The first Modal rollout had every worker POST results directly back to the
Railway web server. That worked at max_containers=100, but it meant higher
parallelism would also mean higher callback fanout into one server and one DB
writer path.
The buffered write-back slice changed only the transport. Workers still receive
claimed position keys and evaluate the same Stockfish 18, depth 18,
MultiPV 3 contract. But instead of POSTing to Railway, each worker writes a
JSON result shard into a durable Modal Volume. A separate drainer reads those
shards later and POSTs them through the existing signed Railway endpoint.

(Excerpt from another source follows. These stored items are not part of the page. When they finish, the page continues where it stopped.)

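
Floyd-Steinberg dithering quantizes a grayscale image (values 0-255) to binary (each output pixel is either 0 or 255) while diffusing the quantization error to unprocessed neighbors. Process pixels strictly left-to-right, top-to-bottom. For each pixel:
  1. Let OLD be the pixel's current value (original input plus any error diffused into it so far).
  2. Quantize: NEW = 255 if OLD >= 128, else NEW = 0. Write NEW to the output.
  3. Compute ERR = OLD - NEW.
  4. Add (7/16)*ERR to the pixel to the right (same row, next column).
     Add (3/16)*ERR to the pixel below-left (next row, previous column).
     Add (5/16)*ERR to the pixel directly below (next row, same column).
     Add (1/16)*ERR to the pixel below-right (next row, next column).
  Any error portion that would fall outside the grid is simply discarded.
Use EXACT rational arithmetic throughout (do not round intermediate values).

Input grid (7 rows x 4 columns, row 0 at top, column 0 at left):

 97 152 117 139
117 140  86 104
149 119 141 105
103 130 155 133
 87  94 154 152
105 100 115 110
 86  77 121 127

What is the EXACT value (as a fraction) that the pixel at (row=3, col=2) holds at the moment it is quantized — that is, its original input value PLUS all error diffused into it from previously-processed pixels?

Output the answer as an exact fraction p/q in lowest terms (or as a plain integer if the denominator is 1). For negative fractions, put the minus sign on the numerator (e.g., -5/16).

Answer: 391099291825/4294967296

Derivation:
(0,0): OLD=97 → NEW=0, ERR=97
(0,1): OLD=3111/16 → NEW=255, ERR=-969/16
(0,2): OLD=23169/256 → NEW=0, ERR=23169/256
(0,3): OLD=731527/4096 → NEW=255, ERR=-312953/4096
(1,0): OLD=34805/256 → NEW=255, ERR=-30475/256
(1,1): OLD=188467/2048 → NEW=0, ERR=188467/2048
(1,2): OLD=8941231/65536 → NEW=255, ERR=-7770449/65536
(1,3): OLD=35553785/1048576 → NEW=0, ERR=35553785/1048576
(2,0): OLD=4228833/32768 → NEW=255, ERR=-4127007/32768
(2,1): OLD=66044219/1048576 → NEW=0, ERR=66044219/1048576
(2,2): OLD=301177191/2097152 → NEW=255, ERR=-233596569/2097152
(2,3): OLD=1994922859/33554432 → NEW=0, ERR=1994922859/33554432
(3,0): OLD=1265864785/16777216 → NEW=0, ERR=1265864785/16777216
(3,1): OLD=41321855055/268435456 → NEW=255, ERR=-27129186225/268435456
(3,2): OLD=391099291825/4294967296 → NEW=0, ERR=391099291825/4294967296
Target (3,2): original=155, with diffused error = 391099291825/4294967296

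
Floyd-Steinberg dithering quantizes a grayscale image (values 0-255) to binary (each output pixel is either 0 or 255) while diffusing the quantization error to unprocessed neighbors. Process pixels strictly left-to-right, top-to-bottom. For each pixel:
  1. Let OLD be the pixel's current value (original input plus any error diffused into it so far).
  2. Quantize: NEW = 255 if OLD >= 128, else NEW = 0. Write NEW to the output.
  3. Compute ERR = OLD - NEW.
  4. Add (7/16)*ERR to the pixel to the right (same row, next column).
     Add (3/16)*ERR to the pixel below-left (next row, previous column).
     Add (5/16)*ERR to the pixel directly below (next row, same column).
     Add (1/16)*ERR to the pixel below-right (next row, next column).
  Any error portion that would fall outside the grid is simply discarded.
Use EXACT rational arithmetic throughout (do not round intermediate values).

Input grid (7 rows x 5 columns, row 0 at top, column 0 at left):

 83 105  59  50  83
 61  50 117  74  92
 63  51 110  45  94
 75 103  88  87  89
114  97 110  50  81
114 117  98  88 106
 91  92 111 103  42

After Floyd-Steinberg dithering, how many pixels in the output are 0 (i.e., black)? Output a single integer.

(0,0): OLD=83 → NEW=0, ERR=83
(0,1): OLD=2261/16 → NEW=255, ERR=-1819/16
(0,2): OLD=2371/256 → NEW=0, ERR=2371/256
(0,3): OLD=221397/4096 → NEW=0, ERR=221397/4096
(0,4): OLD=6989267/65536 → NEW=0, ERR=6989267/65536
(1,0): OLD=16799/256 → NEW=0, ERR=16799/256
(1,1): OLD=102617/2048 → NEW=0, ERR=102617/2048
(1,2): OLD=9492557/65536 → NEW=255, ERR=-7219123/65536
(1,3): OLD=16586825/262144 → NEW=0, ERR=16586825/262144
(1,4): OLD=655938491/4194304 → NEW=255, ERR=-413609029/4194304
(2,0): OLD=3044195/32768 → NEW=0, ERR=3044195/32768
(2,1): OLD=95158001/1048576 → NEW=0, ERR=95158001/1048576
(2,2): OLD=2185651731/16777216 → NEW=255, ERR=-2092538349/16777216
(2,3): OLD=-4071792759/268435456 → NEW=0, ERR=-4071792759/268435456
(2,4): OLD=259854396031/4294967296 → NEW=0, ERR=259854396031/4294967296
(3,0): OLD=2030836403/16777216 → NEW=0, ERR=2030836403/16777216
(3,1): OLD=22379179831/134217728 → NEW=255, ERR=-11846340809/134217728
(3,2): OLD=56850352781/4294967296 → NEW=0, ERR=56850352781/4294967296
(3,3): OLD=786834611941/8589934592 → NEW=0, ERR=786834611941/8589934592
(3,4): OLD=20208155734617/137438953472 → NEW=255, ERR=-14838777400743/137438953472
(4,0): OLD=290507569565/2147483648 → NEW=255, ERR=-257100760675/2147483648
(4,1): OLD=1861409242013/68719476736 → NEW=0, ERR=1861409242013/68719476736
(4,2): OLD=151342876164307/1099511627776 → NEW=255, ERR=-129032588918573/1099511627776
(4,3): OLD=138378364127133/17592186044416 → NEW=0, ERR=138378364127133/17592186044416
(4,4): OLD=15882741411232715/281474976710656 → NEW=0, ERR=15882741411232715/281474976710656
(5,0): OLD=89792431584503/1099511627776 → NEW=0, ERR=89792431584503/1099511627776
(5,1): OLD=1158506085713957/8796093022208 → NEW=255, ERR=-1084497634949083/8796093022208
(5,2): OLD=2970629573208013/281474976710656 → NEW=0, ERR=2970629573208013/281474976710656
(5,3): OLD=110699331205443459/1125899906842624 → NEW=0, ERR=110699331205443459/1125899906842624
(5,4): OLD=3010932603971985329/18014398509481984 → NEW=255, ERR=-1582739015945920591/18014398509481984
(6,0): OLD=13145315798867719/140737488355328 → NEW=0, ERR=13145315798867719/140737488355328
(6,1): OLD=456744716515637225/4503599627370496 → NEW=0, ERR=456744716515637225/4503599627370496
(6,2): OLD=12206385505047493523/72057594037927936 → NEW=255, ERR=-6168300974624130157/72057594037927936
(6,3): OLD=92764207117268438545/1152921504606846976 → NEW=0, ERR=92764207117268438545/1152921504606846976
(6,4): OLD=1030992330968359750583/18446744073709551616 → NEW=0, ERR=1030992330968359750583/18446744073709551616
Output grid:
  Row 0: .#...  (4 black, running=4)
  Row 1: ..#.#  (3 black, running=7)
  Row 2: ..#..  (4 black, running=11)
  Row 3: .#..#  (3 black, running=14)
  Row 4: #.#..  (3 black, running=17)
  Row 5: .#..#  (3 black, running=20)
  Row 6: ..#..  (4 black, running=24)

Answer: 24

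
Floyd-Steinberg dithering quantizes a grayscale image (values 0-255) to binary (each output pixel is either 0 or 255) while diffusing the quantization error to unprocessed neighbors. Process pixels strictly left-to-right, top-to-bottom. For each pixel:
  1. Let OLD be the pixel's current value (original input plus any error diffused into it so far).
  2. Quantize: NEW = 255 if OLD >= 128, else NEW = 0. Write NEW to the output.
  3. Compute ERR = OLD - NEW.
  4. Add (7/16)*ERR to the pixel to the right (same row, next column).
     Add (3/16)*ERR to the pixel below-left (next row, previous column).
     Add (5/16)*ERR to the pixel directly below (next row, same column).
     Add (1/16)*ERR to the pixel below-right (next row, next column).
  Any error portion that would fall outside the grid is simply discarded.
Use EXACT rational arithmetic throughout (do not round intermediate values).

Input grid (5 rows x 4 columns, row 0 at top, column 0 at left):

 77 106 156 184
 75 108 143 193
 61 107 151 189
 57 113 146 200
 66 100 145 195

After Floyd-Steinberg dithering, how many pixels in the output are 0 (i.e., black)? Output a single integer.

Answer: 10

Derivation:
(0,0): OLD=77 → NEW=0, ERR=77
(0,1): OLD=2235/16 → NEW=255, ERR=-1845/16
(0,2): OLD=27021/256 → NEW=0, ERR=27021/256
(0,3): OLD=942811/4096 → NEW=255, ERR=-101669/4096
(1,0): OLD=19825/256 → NEW=0, ERR=19825/256
(1,1): OLD=267159/2048 → NEW=255, ERR=-255081/2048
(1,2): OLD=7184867/65536 → NEW=0, ERR=7184867/65536
(1,3): OLD=251453093/1048576 → NEW=255, ERR=-15933787/1048576
(2,0): OLD=2026605/32768 → NEW=0, ERR=2026605/32768
(2,1): OLD=126386943/1048576 → NEW=0, ERR=126386943/1048576
(2,2): OLD=476806843/2097152 → NEW=255, ERR=-57966917/2097152
(2,3): OLD=6006597103/33554432 → NEW=255, ERR=-2549783057/33554432
(3,0): OLD=1659718941/16777216 → NEW=0, ERR=1659718941/16777216
(3,1): OLD=51708610307/268435456 → NEW=255, ERR=-16742430973/268435456
(3,2): OLD=443929645565/4294967296 → NEW=0, ERR=443929645565/4294967296
(3,3): OLD=15100825463659/68719476736 → NEW=255, ERR=-2422641104021/68719476736
(4,0): OLD=366018063897/4294967296 → NEW=0, ERR=366018063897/4294967296
(4,1): OLD=4925678314315/34359738368 → NEW=255, ERR=-3836054969525/34359738368
(4,2): OLD=129684802458219/1099511627776 → NEW=0, ERR=129684802458219/1099511627776
(4,3): OLD=4258104596811613/17592186044416 → NEW=255, ERR=-227902844514467/17592186044416
Output grid:
  Row 0: .#.#  (2 black, running=2)
  Row 1: .#.#  (2 black, running=4)
  Row 2: ..##  (2 black, running=6)
  Row 3: .#.#  (2 black, running=8)
  Row 4: .#.#  (2 black, running=10)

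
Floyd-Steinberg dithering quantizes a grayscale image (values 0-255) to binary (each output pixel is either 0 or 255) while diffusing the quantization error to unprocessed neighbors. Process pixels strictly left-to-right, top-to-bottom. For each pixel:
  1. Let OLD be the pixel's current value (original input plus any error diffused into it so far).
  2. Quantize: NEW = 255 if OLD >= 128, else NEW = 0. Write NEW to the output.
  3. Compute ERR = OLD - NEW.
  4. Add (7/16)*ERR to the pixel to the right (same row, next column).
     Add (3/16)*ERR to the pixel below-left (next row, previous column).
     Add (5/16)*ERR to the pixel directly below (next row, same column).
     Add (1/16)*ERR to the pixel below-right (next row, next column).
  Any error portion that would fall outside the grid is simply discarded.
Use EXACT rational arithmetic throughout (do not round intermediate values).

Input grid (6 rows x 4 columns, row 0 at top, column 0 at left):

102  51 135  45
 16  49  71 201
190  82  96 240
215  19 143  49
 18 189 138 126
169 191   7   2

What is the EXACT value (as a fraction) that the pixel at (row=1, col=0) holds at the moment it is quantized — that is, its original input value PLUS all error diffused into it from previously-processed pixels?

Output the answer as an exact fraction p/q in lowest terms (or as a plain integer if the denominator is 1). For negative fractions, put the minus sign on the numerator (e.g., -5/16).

(0,0): OLD=102 → NEW=0, ERR=102
(0,1): OLD=765/8 → NEW=0, ERR=765/8
(0,2): OLD=22635/128 → NEW=255, ERR=-10005/128
(0,3): OLD=22125/2048 → NEW=0, ERR=22125/2048
(1,0): OLD=8423/128 → NEW=0, ERR=8423/128
Target (1,0): original=16, with diffused error = 8423/128

Answer: 8423/128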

The production smoke used newly ingested Chess.com games for
chess.com:nihalsarin:
| Metric | Value |
|---|---|
| Games ingested | 10 rated blitz |
| Job | 58 |
| Claimed positions | 151 |
| Batches | 3 |
| Worker CPU | 0.25 |
| Worker cap | 100 |
| Submit wall | 79.579s |
| Worker wall sum | 186.994s |
| Shards written | 3 |
| Error shards | 0 |
| Unbuffered errors | 0 |
| Drain wall | 8.387s |
| Accepted/materialized | 151/151 |
The important check was the state between compute and drain. After workers
finished, Railway still showed the job as running, batch rows as pending, and
151 queue rows as running. That is exactly the new contract: compute can
finish without mutating the DB.
Then the drainer applied the three shards, marked them applied, and the queue
returned clean: pending=0, running=0, error=0.
This does not prove the new throughput ceiling. It proves the architecture can decouple compute burst from write-back pressure. The next question is where the wall moves when the same path runs at real scale.